Structuring the project, and communicating with a WKWebView

I’ve made some relatively boring progress lately - primarily in splitting the code up properly into discrete projects, so that people will be able to pick and choose their level of integration. Right now I’m expecting it to look like this:

  1. ServiceWorker: the actual JS environment code executes in. Basically a wrapper around JavascriptCore that provides some of the stuff it doesn’t, like setTimeout, fetch and importScripts. It also provides stubs for things like ServiceWorkerRegistration, but leaves the implementation up to the user.
  2. ServiceWorkerContainer: …which is an implementation of ServiceWorkerRegistration and the like. Basically it’s the glue that joins service workers together, and provides the bridge to…
  3. SWWebView: the actual component people will use in their apps. As the name implies, I’m hoping I can get this as near as possible to a drop-in replacement for WKWebView, allowing people to augment their existing apps relatively easily. But if they don’t already have an app…
  4. I dunno what I’ll call it: A wrapper around SWWebView that will basically create a full navigation stack for an app. This part will be particularly complex as it moves completely outside of the Service Worker API itself.

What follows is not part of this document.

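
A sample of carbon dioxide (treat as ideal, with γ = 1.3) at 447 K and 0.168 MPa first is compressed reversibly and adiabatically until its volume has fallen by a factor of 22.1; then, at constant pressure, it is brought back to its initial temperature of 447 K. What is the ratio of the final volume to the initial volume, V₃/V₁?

Adiabatic step: V₂/V₁ = 0.04525; T₂ = T₁·22.1^(0.3) = 1131 K.
Isobaric step: V₃/V₂ = T₃/T₂ = 447/1131.
V₃/V₁ = (V₂/V₁)(V₃/V₂) = 0.04525 × (447/1131) = 0.01788.

V₃/V₁ ≈ 0.0179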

Anyway. To more immediate concerns

Communicating with a WKWebView

My initial hack version used WKScriptMessageHandler to allow webviews to send messages back to the app, then used evaluateJavaScript to send responses back. This had quite a few problems:

  • The send and receive are totally disconnected. So I had to manually store unresolved promises in an array and pass the array index through to the native code… then send that index back with the response. The whole thing was kind of a mess, not least because I needed to keep very close track of any errors so that I didn’t have an ever-ballooning array.
  • It didn’t work with <iframe>s. evaluateJavascript doesn’t let you target which frame you want to execute the script in, so it always goes to the top-most frame. From there we’d have to (somehow) find a reference to the correct frame and pass the message down.

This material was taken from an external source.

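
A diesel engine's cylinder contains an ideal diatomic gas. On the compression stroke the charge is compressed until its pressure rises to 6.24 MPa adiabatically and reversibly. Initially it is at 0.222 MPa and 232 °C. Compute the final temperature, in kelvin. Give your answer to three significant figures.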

However, iOS 11 brings us a new API to play with: WKURLSchemeHandler. It let us register a custom URL scheme, then receive any incoming requests for that scheme and send whatever we want back. It’s actually how we’ll power the fetch event, too - but it can also serve as a method of communication. Being an HTTP call, we can pair request and response very easily in the browser. And the response will go to whatever frame send the request automatically. I’m sure there is a performance overhead in adding this HTTP/JSON overhead, but we don’t use these calls that much, so I’m optimistic the switch will be worth it.